The homefront is sometimes the toughest test for Special Forces.
Indeed, the long wars in Iraq and Afghanistan have pushed many troops to their limits, with a spillover effect in military families that can test relationships and often end them. Even as the war in Afghanistan winds down, special operations troops — including Delta Force, Navy SEALs, Green Berets and Army Rangers— are expected to continue playing a crucial role, fighting at a high tempo.
The article is instructive. Read and understand. The Special Forces are also working with Olympians, who are getting a new idea what tough training is about.

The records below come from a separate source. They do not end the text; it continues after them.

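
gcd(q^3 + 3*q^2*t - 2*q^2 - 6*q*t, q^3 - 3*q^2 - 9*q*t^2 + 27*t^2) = q + 3*t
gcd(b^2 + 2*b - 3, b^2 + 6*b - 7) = b - 1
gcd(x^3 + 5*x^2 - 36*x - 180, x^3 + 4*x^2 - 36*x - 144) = x^2 - 36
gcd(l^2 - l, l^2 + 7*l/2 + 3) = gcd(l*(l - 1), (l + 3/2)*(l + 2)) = 1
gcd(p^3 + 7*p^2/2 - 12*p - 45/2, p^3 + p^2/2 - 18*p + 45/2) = p^2 + 2*p - 15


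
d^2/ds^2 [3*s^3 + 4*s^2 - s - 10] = 18*s + 8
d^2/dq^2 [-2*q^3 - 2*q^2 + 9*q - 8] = -12*q - 4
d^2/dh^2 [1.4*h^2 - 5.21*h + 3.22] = 2.80000000000000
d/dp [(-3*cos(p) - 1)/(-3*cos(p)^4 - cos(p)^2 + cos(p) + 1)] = (27*sin(p)^4 - 57*sin(p)^2 + 11*cos(p) + 3*cos(3*p) + 32)*sin(p)/(-3*sin(p)^4 + 7*sin(p)^2 + cos(p) - 3)^2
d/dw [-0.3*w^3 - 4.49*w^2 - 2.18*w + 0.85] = -0.9*w^2 - 8.98*w - 2.18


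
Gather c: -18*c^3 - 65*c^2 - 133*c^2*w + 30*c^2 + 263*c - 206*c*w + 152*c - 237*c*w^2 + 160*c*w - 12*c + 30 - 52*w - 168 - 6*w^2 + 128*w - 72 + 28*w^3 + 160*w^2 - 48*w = -18*c^3 + c^2*(-133*w - 35) + c*(-237*w^2 - 46*w + 403) + 28*w^3 + 154*w^2 + 28*w - 210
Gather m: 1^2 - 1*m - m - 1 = -2*m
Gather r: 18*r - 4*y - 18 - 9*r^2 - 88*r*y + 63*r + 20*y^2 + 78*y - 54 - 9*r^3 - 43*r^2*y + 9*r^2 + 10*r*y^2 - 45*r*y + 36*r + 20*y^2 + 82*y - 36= -9*r^3 - 43*r^2*y + r*(10*y^2 - 133*y + 117) + 40*y^2 + 156*y - 108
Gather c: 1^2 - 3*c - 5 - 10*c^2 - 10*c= -10*c^2 - 13*c - 4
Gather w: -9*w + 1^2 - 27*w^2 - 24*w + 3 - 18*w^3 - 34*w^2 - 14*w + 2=-18*w^3 - 61*w^2 - 47*w + 6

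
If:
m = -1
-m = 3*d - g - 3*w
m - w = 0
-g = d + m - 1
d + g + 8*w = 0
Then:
No Solution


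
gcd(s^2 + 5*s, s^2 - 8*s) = s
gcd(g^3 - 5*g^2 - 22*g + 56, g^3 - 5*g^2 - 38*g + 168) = g - 7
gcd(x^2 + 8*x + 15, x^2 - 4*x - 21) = x + 3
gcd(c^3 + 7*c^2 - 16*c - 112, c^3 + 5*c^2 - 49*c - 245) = c + 7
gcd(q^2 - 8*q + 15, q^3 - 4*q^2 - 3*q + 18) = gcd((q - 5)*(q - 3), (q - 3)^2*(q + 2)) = q - 3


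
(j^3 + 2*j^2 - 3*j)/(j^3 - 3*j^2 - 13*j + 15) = j/(j - 5)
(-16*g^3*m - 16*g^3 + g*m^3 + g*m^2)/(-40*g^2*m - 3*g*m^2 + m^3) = g*(16*g^2*m + 16*g^2 - m^3 - m^2)/(m*(40*g^2 + 3*g*m - m^2))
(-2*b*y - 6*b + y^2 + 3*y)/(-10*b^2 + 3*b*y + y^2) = (y + 3)/(5*b + y)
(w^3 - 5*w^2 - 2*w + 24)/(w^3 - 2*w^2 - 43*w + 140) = (w^2 - w - 6)/(w^2 + 2*w - 35)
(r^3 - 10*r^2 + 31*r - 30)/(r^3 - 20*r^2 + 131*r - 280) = (r^2 - 5*r + 6)/(r^2 - 15*r + 56)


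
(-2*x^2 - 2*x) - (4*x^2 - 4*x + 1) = -6*x^2 + 2*x - 1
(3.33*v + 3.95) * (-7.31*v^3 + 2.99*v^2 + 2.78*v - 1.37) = -24.3423*v^4 - 18.9178*v^3 + 21.0679*v^2 + 6.4189*v - 5.4115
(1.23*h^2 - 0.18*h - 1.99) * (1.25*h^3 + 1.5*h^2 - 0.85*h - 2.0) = 1.5375*h^5 + 1.62*h^4 - 3.803*h^3 - 5.292*h^2 + 2.0515*h + 3.98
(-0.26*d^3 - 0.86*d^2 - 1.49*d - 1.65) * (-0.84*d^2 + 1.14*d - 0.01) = 0.2184*d^5 + 0.426*d^4 + 0.2738*d^3 - 0.304*d^2 - 1.8661*d + 0.0165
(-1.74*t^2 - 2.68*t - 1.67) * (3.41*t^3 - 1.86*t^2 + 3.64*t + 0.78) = -5.9334*t^5 - 5.9024*t^4 - 7.0435*t^3 - 8.0062*t^2 - 8.1692*t - 1.3026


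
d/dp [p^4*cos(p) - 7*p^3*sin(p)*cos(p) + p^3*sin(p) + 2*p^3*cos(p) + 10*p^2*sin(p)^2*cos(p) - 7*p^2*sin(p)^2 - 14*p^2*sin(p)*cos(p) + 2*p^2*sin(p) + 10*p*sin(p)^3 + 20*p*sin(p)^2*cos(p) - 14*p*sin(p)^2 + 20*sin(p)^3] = -p^4*sin(p) + 14*p^3*sin(p)^2 - 2*p^3*sin(p) + 5*p^3*cos(p) - 7*p^3 - 30*p^2*sin(p)^3 + 28*p^2*sin(p)^2 - 35*p^2*sin(p)*cos(p) + 23*p^2*sin(p) + 8*p^2*cos(p) - 14*p^2 - 60*p*sin(p)^3 + 50*p*sin(p)^2*cos(p) - 14*p*sin(p)^2 - 56*p*sin(p)*cos(p) + 44*p*sin(p) + 10*sin(p)^3 + 80*sin(p)^2*cos(p) - 14*sin(p)^2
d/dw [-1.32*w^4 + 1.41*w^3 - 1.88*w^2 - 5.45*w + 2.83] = -5.28*w^3 + 4.23*w^2 - 3.76*w - 5.45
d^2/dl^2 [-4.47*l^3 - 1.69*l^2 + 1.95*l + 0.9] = -26.82*l - 3.38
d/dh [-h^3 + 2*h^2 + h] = -3*h^2 + 4*h + 1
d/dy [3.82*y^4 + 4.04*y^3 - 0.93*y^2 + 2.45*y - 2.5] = 15.28*y^3 + 12.12*y^2 - 1.86*y + 2.45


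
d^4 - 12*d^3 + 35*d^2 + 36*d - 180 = (d - 6)*(d - 5)*(d - 3)*(d + 2)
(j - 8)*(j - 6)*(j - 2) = j^3 - 16*j^2 + 76*j - 96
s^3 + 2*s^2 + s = s*(s + 1)^2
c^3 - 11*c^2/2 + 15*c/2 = c*(c - 3)*(c - 5/2)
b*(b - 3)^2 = b^3 - 6*b^2 + 9*b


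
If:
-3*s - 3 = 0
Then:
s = -1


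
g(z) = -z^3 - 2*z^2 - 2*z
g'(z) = -3*z^2 - 4*z - 2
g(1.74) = -14.80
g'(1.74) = -18.04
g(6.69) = -402.31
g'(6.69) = -163.03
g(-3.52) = 25.87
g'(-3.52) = -25.09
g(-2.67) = 10.12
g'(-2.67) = -12.71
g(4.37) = -130.39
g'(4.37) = -76.77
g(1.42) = -9.74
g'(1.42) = -13.73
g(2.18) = -24.23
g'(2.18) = -24.98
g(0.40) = -1.18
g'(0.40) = -4.08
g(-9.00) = 585.00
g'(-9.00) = -209.00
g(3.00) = -51.00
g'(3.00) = -41.00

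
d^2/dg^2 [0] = 0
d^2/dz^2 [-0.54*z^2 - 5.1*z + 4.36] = -1.08000000000000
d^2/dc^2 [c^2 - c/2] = 2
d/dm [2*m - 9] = 2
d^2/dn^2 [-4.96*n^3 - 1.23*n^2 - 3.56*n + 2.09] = -29.76*n - 2.46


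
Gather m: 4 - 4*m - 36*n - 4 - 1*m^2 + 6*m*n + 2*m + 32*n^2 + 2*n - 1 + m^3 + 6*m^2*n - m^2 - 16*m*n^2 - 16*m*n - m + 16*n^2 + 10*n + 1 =m^3 + m^2*(6*n - 2) + m*(-16*n^2 - 10*n - 3) + 48*n^2 - 24*n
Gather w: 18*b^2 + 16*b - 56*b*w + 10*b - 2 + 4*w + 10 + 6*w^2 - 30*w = 18*b^2 + 26*b + 6*w^2 + w*(-56*b - 26) + 8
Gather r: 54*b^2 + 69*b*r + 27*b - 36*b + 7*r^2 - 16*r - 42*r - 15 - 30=54*b^2 - 9*b + 7*r^2 + r*(69*b - 58) - 45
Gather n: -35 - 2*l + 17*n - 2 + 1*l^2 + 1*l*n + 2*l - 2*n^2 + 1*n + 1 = l^2 - 2*n^2 + n*(l + 18) - 36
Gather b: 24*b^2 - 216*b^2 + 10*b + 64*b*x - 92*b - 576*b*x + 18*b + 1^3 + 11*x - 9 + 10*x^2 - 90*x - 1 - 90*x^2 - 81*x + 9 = -192*b^2 + b*(-512*x - 64) - 80*x^2 - 160*x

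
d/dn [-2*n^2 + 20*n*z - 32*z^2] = -4*n + 20*z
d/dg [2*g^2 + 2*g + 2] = 4*g + 2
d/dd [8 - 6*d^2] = -12*d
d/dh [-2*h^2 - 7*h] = -4*h - 7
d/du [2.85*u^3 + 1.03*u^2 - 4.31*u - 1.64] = 8.55*u^2 + 2.06*u - 4.31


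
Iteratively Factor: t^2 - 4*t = (t)*(t - 4)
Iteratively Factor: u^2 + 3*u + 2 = (u + 1)*(u + 2)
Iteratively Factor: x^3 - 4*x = (x + 2)*(x^2 - 2*x) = (x - 2)*(x + 2)*(x)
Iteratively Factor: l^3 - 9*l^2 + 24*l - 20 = (l - 2)*(l^2 - 7*l + 10) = (l - 5)*(l - 2)*(l - 2)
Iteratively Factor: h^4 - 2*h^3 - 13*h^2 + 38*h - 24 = (h + 4)*(h^3 - 6*h^2 + 11*h - 6) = (h - 2)*(h + 4)*(h^2 - 4*h + 3) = (h - 2)*(h - 1)*(h + 4)*(h - 3)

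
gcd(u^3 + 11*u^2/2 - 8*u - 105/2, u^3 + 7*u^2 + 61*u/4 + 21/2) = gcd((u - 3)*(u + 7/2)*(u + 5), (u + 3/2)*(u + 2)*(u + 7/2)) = u + 7/2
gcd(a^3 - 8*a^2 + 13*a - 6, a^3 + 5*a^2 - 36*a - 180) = a - 6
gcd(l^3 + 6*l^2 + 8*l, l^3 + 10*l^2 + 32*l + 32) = l^2 + 6*l + 8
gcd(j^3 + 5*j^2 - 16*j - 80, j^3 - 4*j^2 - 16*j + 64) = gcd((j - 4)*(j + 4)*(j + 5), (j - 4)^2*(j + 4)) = j^2 - 16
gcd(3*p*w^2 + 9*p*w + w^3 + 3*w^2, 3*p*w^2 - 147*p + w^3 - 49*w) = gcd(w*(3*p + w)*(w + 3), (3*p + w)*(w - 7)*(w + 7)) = 3*p + w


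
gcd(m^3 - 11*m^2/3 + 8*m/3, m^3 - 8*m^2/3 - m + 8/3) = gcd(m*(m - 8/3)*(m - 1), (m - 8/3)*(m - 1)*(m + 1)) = m^2 - 11*m/3 + 8/3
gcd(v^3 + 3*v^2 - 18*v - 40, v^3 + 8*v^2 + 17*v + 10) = v^2 + 7*v + 10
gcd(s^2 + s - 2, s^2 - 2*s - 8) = s + 2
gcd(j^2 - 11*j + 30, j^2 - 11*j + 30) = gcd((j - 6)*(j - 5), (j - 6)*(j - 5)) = j^2 - 11*j + 30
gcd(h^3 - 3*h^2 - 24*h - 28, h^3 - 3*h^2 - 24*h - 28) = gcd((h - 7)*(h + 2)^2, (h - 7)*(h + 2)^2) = h^3 - 3*h^2 - 24*h - 28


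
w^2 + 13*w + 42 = (w + 6)*(w + 7)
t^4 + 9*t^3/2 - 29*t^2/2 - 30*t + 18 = (t - 3)*(t - 1/2)*(t + 2)*(t + 6)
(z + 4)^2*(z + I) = z^3 + 8*z^2 + I*z^2 + 16*z + 8*I*z + 16*I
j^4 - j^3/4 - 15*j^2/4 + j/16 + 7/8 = (j - 2)*(j - 1/2)*(j + 1/2)*(j + 7/4)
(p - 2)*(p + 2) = p^2 - 4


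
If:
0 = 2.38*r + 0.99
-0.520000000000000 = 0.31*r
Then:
No Solution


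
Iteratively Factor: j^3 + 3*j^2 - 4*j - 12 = (j - 2)*(j^2 + 5*j + 6) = (j - 2)*(j + 2)*(j + 3)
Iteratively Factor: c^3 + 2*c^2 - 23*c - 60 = (c - 5)*(c^2 + 7*c + 12) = (c - 5)*(c + 3)*(c + 4)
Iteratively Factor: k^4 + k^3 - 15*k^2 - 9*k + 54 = (k + 3)*(k^3 - 2*k^2 - 9*k + 18) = (k + 3)^2*(k^2 - 5*k + 6) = (k - 2)*(k + 3)^2*(k - 3)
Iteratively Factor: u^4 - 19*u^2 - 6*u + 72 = (u + 3)*(u^3 - 3*u^2 - 10*u + 24) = (u - 2)*(u + 3)*(u^2 - u - 12) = (u - 4)*(u - 2)*(u + 3)*(u + 3)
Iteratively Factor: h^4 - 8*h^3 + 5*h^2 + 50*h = (h - 5)*(h^3 - 3*h^2 - 10*h) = (h - 5)*(h + 2)*(h^2 - 5*h) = (h - 5)^2*(h + 2)*(h)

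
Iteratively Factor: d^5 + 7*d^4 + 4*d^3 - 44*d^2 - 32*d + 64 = (d + 4)*(d^4 + 3*d^3 - 8*d^2 - 12*d + 16) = (d + 4)^2*(d^3 - d^2 - 4*d + 4) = (d - 1)*(d + 4)^2*(d^2 - 4) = (d - 2)*(d - 1)*(d + 4)^2*(d + 2)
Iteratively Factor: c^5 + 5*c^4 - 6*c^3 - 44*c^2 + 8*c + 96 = (c + 3)*(c^4 + 2*c^3 - 12*c^2 - 8*c + 32) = (c + 2)*(c + 3)*(c^3 - 12*c + 16) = (c - 2)*(c + 2)*(c + 3)*(c^2 + 2*c - 8) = (c - 2)*(c + 2)*(c + 3)*(c + 4)*(c - 2)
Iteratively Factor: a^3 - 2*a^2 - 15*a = (a + 3)*(a^2 - 5*a) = a*(a + 3)*(a - 5)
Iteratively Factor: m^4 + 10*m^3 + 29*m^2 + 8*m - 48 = (m + 3)*(m^3 + 7*m^2 + 8*m - 16) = (m - 1)*(m + 3)*(m^2 + 8*m + 16) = (m - 1)*(m + 3)*(m + 4)*(m + 4)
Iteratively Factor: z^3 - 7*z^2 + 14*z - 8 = (z - 4)*(z^2 - 3*z + 2) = (z - 4)*(z - 2)*(z - 1)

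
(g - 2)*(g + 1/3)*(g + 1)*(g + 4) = g^4 + 10*g^3/3 - 5*g^2 - 10*g - 8/3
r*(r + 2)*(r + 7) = r^3 + 9*r^2 + 14*r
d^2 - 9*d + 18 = (d - 6)*(d - 3)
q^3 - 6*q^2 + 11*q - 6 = (q - 3)*(q - 2)*(q - 1)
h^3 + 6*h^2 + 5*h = h*(h + 1)*(h + 5)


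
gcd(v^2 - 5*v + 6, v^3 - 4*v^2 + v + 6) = v^2 - 5*v + 6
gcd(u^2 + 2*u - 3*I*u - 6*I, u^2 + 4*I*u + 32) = 1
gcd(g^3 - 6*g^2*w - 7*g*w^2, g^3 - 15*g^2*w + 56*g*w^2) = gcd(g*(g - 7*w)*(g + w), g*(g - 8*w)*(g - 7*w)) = -g^2 + 7*g*w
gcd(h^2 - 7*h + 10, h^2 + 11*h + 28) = 1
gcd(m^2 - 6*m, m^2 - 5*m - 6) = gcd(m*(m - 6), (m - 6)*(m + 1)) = m - 6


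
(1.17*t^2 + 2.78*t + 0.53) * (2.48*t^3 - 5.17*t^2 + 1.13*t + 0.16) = 2.9016*t^5 + 0.845499999999999*t^4 - 11.7361*t^3 + 0.588499999999999*t^2 + 1.0437*t + 0.0848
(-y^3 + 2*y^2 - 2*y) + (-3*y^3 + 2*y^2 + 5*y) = -4*y^3 + 4*y^2 + 3*y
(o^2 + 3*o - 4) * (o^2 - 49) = o^4 + 3*o^3 - 53*o^2 - 147*o + 196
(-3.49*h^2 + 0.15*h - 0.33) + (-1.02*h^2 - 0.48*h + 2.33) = -4.51*h^2 - 0.33*h + 2.0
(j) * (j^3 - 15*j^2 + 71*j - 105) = j^4 - 15*j^3 + 71*j^2 - 105*j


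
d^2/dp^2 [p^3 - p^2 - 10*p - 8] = 6*p - 2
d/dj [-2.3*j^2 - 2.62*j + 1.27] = -4.6*j - 2.62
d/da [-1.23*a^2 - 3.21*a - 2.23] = -2.46*a - 3.21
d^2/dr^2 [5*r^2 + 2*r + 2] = 10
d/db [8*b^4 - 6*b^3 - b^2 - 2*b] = 32*b^3 - 18*b^2 - 2*b - 2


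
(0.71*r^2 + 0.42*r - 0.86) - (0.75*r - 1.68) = 0.71*r^2 - 0.33*r + 0.82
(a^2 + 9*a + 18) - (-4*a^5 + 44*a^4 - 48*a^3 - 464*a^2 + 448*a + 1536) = 4*a^5 - 44*a^4 + 48*a^3 + 465*a^2 - 439*a - 1518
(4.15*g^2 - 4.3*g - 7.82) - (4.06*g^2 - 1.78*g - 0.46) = 0.0900000000000007*g^2 - 2.52*g - 7.36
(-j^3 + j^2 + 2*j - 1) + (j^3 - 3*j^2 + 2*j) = -2*j^2 + 4*j - 1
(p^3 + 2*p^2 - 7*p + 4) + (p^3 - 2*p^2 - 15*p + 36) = 2*p^3 - 22*p + 40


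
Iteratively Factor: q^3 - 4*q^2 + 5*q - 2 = (q - 2)*(q^2 - 2*q + 1) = (q - 2)*(q - 1)*(q - 1)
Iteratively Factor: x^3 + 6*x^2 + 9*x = (x + 3)*(x^2 + 3*x) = (x + 3)^2*(x)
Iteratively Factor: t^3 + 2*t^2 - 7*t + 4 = (t + 4)*(t^2 - 2*t + 1) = (t - 1)*(t + 4)*(t - 1)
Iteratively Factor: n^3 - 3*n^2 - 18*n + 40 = (n + 4)*(n^2 - 7*n + 10) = (n - 5)*(n + 4)*(n - 2)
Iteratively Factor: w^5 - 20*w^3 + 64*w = (w - 4)*(w^4 + 4*w^3 - 4*w^2 - 16*w) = (w - 4)*(w - 2)*(w^3 + 6*w^2 + 8*w) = (w - 4)*(w - 2)*(w + 4)*(w^2 + 2*w) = w*(w - 4)*(w - 2)*(w + 4)*(w + 2)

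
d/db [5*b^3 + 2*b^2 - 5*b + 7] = 15*b^2 + 4*b - 5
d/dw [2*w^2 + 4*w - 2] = 4*w + 4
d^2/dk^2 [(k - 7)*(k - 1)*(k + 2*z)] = 6*k + 4*z - 16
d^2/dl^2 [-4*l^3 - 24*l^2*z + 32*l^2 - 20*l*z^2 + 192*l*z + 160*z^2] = -24*l - 48*z + 64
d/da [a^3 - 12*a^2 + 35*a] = 3*a^2 - 24*a + 35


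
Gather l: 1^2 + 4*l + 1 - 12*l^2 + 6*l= -12*l^2 + 10*l + 2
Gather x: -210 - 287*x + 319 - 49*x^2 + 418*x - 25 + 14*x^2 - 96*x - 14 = -35*x^2 + 35*x + 70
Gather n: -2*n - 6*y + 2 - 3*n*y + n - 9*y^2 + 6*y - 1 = n*(-3*y - 1) - 9*y^2 + 1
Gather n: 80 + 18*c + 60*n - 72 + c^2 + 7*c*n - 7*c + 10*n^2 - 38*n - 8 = c^2 + 11*c + 10*n^2 + n*(7*c + 22)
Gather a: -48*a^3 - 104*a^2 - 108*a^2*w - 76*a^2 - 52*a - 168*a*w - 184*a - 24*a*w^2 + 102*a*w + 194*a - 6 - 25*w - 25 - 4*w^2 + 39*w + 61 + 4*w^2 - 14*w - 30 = -48*a^3 + a^2*(-108*w - 180) + a*(-24*w^2 - 66*w - 42)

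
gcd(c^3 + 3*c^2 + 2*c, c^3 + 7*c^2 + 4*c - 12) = c + 2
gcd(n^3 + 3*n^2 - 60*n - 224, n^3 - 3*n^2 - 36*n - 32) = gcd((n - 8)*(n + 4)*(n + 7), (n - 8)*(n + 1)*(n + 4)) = n^2 - 4*n - 32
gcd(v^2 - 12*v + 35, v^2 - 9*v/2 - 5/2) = v - 5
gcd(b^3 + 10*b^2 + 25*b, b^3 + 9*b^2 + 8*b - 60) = b + 5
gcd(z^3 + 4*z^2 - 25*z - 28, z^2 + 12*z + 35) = z + 7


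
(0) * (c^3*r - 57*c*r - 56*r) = 0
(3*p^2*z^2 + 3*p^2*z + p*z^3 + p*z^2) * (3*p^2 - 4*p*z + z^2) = 9*p^4*z^2 + 9*p^4*z - 9*p^3*z^3 - 9*p^3*z^2 - p^2*z^4 - p^2*z^3 + p*z^5 + p*z^4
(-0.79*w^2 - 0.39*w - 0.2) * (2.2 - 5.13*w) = 4.0527*w^3 + 0.2627*w^2 + 0.168*w - 0.44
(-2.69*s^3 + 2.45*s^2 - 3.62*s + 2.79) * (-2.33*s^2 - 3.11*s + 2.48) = 6.2677*s^5 + 2.6574*s^4 - 5.8561*s^3 + 10.8335*s^2 - 17.6545*s + 6.9192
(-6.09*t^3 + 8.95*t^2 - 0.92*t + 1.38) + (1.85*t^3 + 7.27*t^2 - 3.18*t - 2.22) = -4.24*t^3 + 16.22*t^2 - 4.1*t - 0.84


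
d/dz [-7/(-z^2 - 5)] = -14*z/(z^2 + 5)^2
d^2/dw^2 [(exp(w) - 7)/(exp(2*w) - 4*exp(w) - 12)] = (exp(4*w) - 24*exp(3*w) + 156*exp(2*w) - 496*exp(w) + 480)*exp(w)/(exp(6*w) - 12*exp(5*w) + 12*exp(4*w) + 224*exp(3*w) - 144*exp(2*w) - 1728*exp(w) - 1728)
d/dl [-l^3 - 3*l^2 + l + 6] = -3*l^2 - 6*l + 1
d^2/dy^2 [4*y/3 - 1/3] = 0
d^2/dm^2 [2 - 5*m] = 0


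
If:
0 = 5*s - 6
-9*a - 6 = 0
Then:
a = -2/3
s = 6/5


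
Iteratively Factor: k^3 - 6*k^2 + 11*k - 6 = (k - 3)*(k^2 - 3*k + 2) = (k - 3)*(k - 1)*(k - 2)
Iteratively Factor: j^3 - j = (j - 1)*(j^2 + j) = (j - 1)*(j + 1)*(j)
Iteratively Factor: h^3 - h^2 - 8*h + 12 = (h - 2)*(h^2 + h - 6) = (h - 2)^2*(h + 3)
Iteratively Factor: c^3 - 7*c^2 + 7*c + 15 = (c - 3)*(c^2 - 4*c - 5) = (c - 3)*(c + 1)*(c - 5)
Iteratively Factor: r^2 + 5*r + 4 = (r + 1)*(r + 4)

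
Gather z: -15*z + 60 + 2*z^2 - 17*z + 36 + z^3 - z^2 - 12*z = z^3 + z^2 - 44*z + 96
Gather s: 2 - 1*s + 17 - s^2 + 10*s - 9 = -s^2 + 9*s + 10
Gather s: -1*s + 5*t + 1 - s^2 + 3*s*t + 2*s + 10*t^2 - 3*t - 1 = -s^2 + s*(3*t + 1) + 10*t^2 + 2*t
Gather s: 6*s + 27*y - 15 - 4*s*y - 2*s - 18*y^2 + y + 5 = s*(4 - 4*y) - 18*y^2 + 28*y - 10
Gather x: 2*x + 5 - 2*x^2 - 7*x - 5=-2*x^2 - 5*x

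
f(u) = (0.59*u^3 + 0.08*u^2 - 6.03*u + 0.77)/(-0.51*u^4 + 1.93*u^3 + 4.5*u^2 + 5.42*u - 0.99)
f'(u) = (1.77*u^2 + 0.16*u - 6.03)/(-0.51*u^4 + 1.93*u^3 + 4.5*u^2 + 5.42*u - 0.99) + (0.59*u^3 + 0.08*u^2 - 6.03*u + 0.77)*(2.04*u^3 - 5.79*u^2 - 9.0*u - 5.42)/(-0.51*u^4 + 1.93*u^3 + 4.5*u^2 + 5.42*u - 0.99)^2 = (0.3009*u^6 + 0.0816000000000008*u^5 - 6.7253*u^4 + 31.2422*u^3 + 21.358*u^2 - 7.0884*u + 1.7963)/(0.2601*u^8 - 1.9686*u^7 - 0.8651*u^6 + 11.8416*u^5 + 42.181*u^4 + 44.9586*u^3 + 20.4664*u^2 - 10.7316*u + 0.9801)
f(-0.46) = -1.28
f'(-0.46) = 0.83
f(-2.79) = -0.10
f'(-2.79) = -0.27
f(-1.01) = -1.44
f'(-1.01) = -0.43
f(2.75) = -0.05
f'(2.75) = 0.16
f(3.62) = 0.10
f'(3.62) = 0.20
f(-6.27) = 0.09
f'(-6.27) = 0.00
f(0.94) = -0.47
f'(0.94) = 0.41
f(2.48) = -0.09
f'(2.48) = 0.16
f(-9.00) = 0.08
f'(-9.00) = 0.00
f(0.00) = -0.78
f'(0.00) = 1.83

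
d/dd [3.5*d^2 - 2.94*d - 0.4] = 7.0*d - 2.94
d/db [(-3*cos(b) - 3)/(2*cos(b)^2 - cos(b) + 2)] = 3*(-4*cos(b) - cos(2*b) + 2)*sin(b)/(-cos(b) + cos(2*b) + 3)^2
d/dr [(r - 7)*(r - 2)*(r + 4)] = 3*r^2 - 10*r - 22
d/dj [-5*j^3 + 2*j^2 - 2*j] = -15*j^2 + 4*j - 2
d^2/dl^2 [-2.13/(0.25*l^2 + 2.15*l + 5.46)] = (0.26625*l^2 + 2.28975*l - 2.13*(0.5*l + 2.15)*(1.0*l + 4.3) + 5.8149)/(0.25*l^2 + 2.15*l + 5.46)^3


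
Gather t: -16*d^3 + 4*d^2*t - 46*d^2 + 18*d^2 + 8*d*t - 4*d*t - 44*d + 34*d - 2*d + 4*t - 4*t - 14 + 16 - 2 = -16*d^3 - 28*d^2 - 12*d + t*(4*d^2 + 4*d)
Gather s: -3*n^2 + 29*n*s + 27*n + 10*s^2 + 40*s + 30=-3*n^2 + 27*n + 10*s^2 + s*(29*n + 40) + 30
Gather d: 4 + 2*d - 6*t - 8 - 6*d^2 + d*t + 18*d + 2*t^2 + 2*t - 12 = -6*d^2 + d*(t + 20) + 2*t^2 - 4*t - 16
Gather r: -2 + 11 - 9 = 0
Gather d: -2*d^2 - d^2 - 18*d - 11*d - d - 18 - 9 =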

"These guys are extremely motivated," Kenneth Andreasen, U.S. Sailing's high performance director and head coach, says of his sailors. "Having the Navy SEALs here is amazing. They have the training, the background, and (the athletes) have respect for them.

"The biggest part of this is the mental side of it — that they don't quit, that they keep on going. That's the biggest lesson."

When asked whether these sessions are at all similar to actual SEALs training, one of the SEALs says, "It's really not that close a comparison."
Special Forces work with Olympians in part as a way of recruiting fit, motivated people to the Special Forces. Whether the stresses an Olympic effort might put on a person's private life are comparable with the stresses of a military career is left to the reader as an exercise.